Rehabilitacja Hutnika

Autor: 
Karol Waleryś

Nietypowo, bo już o godz. 11:00 w Wielką Sobotę, na stadion w Szczytnej wybiegli piłkarze Hutnika i Odrodzonych. Goście z Szalejowa nie mogli być pewni swej sytuacji, mając jedynie kilka punktów przewagi nad strefą spadkową. Hutnik z kolei chciał się zrehabilitować za zeszłotygodniowy blamaż w Bardzie.

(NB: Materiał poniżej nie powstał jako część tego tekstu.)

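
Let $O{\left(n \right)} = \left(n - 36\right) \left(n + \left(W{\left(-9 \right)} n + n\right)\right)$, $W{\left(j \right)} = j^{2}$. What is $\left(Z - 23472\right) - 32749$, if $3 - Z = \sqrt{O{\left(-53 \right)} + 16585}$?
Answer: $-56218 - 12 \sqrt{2834} \approx -56857.0$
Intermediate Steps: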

Początek spotkania rozgrywany był w spokojnym tempie. Ataki obu stron były sporadyczne. Pierwszą sytuację do zdobycia bramki miał Ireneusz Kocoń, lecz jego strzał z kilkunastu metrów obronił golkiper gości. Na kolejną próbę trzeba było poczekać do 20 minuty, kiedy to Gawęda uderzał zza pola karnego- ponownie górą był bramkarz. Szalejów odpowiedział parę minut później. Zawodnik gości wpadł w pole karne i mając przed sobą jedynie bramkarza uderzył po długim rogu, jednak minimalnie się pomylił. To była najlepsza okazja Odrodzonych na zdobycie bramki w tym spotkaniu. W 35 minucie kolejną świetną okazję miał Kocoń, który po podaniu Rynalskiego był w czystej sytuacji. Zdecydował się jednak na podanie do Trzcińskiego, a ten był na spalonym. Gdy wydawało się, że sędzia zakończy pierwszą połowę, do bezpańskiej piłki na 16 metrze dobiegł Mateusz Szoka. Po jego strzale piłka odbiła się od nogi defensora gości i wpadła do siatki rywali. Do przerwy więc 1-0.

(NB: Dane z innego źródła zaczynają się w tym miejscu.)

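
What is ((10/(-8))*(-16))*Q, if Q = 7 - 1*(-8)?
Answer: 300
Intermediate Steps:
Q = 15 (Q = 7 + 8 = 15)
((10/(-8))*(-16))*Q = ((10/(-8))*(-16))*15 = ((10*(-⅛))*(-16))*15 = -5/4*(-16)*15 = 20*15 = 300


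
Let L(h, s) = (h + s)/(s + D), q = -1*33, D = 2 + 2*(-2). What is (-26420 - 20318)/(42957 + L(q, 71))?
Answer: -3224922/2964071 ≈ -1.0880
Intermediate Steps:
D = -2 (D = 2 - 4 = -2)
q = -33
L(h, s) = (h + s)/(-2 + s) (L(h, s) = (h + s)/(s - 2) = (h + s)/(-2 + s))
(-26420 - 20318)/(42957 + L(q, 71)) = (-26420 - 20318)/(42957 + (-33 + 71)/(-2 + 71)) = -46738/(42957 + 38/69) = -46738/2964071/69 = -46738*69/2964071 = -3224922/2964071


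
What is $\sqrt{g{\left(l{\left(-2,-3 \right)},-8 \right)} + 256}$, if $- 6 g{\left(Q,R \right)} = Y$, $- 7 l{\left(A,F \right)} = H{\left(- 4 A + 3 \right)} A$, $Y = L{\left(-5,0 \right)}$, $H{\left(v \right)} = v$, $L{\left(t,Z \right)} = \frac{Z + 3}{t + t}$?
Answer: $\frac{3 \sqrt{2845}}{10} \approx 16.002$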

Po przerwie do ataku ruszył Szalejów. Już pierwsza próba okazała się groźna, lecz zawodnik gości strzałem z woleja przeniósł piłkę nad poprzeczką. Pierwszy kwadrans drugiej części spotkania należał do przyjezdnych. Kolejna dobra okazja po dośrodkowaniu z prawej strony, z piłką mija się Ludwisiak, jednak nikt nie zamyka akcji. Po tym ostrzeżeniu Hutnik zaczął grać lepiej. Świetną sytuację miał Kocoń, lecz źle przyjął piłkę i nie zdążył uderzyć na bramkę. Kilka minut później zdobył bramkę po dobrym podaniu Trzcińskiego, który będąc w dobrej okazji wypatrzył szczytniańskiego snajpera i wyłożył mu piłkę na czwarty metr. Szalejów nie był w stanie odpowiedzieć, a Hutnik starał się podwyższyć prowadzenie. Pomimo lepszej gry i dobrych okazji, gospodarze źle wykańczali akcje i nie mogli zdobyć trzeciej bramki. Ten stan rzeczy na dziesięć minut przed końcem zmienił Trzciński, który po dośrodkowaniu Gawędy z prawej strony zdobył bramkę, uderzając piłkę klatką piersiową. W końcówce meczu został on jednak ukarany czerwoną kartką i Hutnik mecz kończył w osłabieniu. Goście nie potrafili jednak zdobyć bramki i w efekcie trzy punkty zostały w Szczytnej.
Hutnik wygrał 3-0 z Szalejowem i umocnił się na piątej pozycji w tabeli. Do czwartego Kamieńca traci dwa punkty. Odrodzenie Szalejów plasuje się na 12 miejscu i nie może być pewne utrzymania. Od przedostatniego Gorzanowa dzieli je pięć oczek. Za tydzień, 1 maja, Hutnik o godz. 11:00 zmierzy się w Międzylesiu z tamtejszymi Sudetami. Hutnik wystąpił w następującym zestawieniu: Ludwisiak- A. Rais (46’ Okrzyński), Futoma, Zając, Buszta- Rynalski (75’ Waleryś), Szoka, Gawęda, Gwóźdź (60’ Kukla)- Trzciński, Kocoń (85’ Rosiak).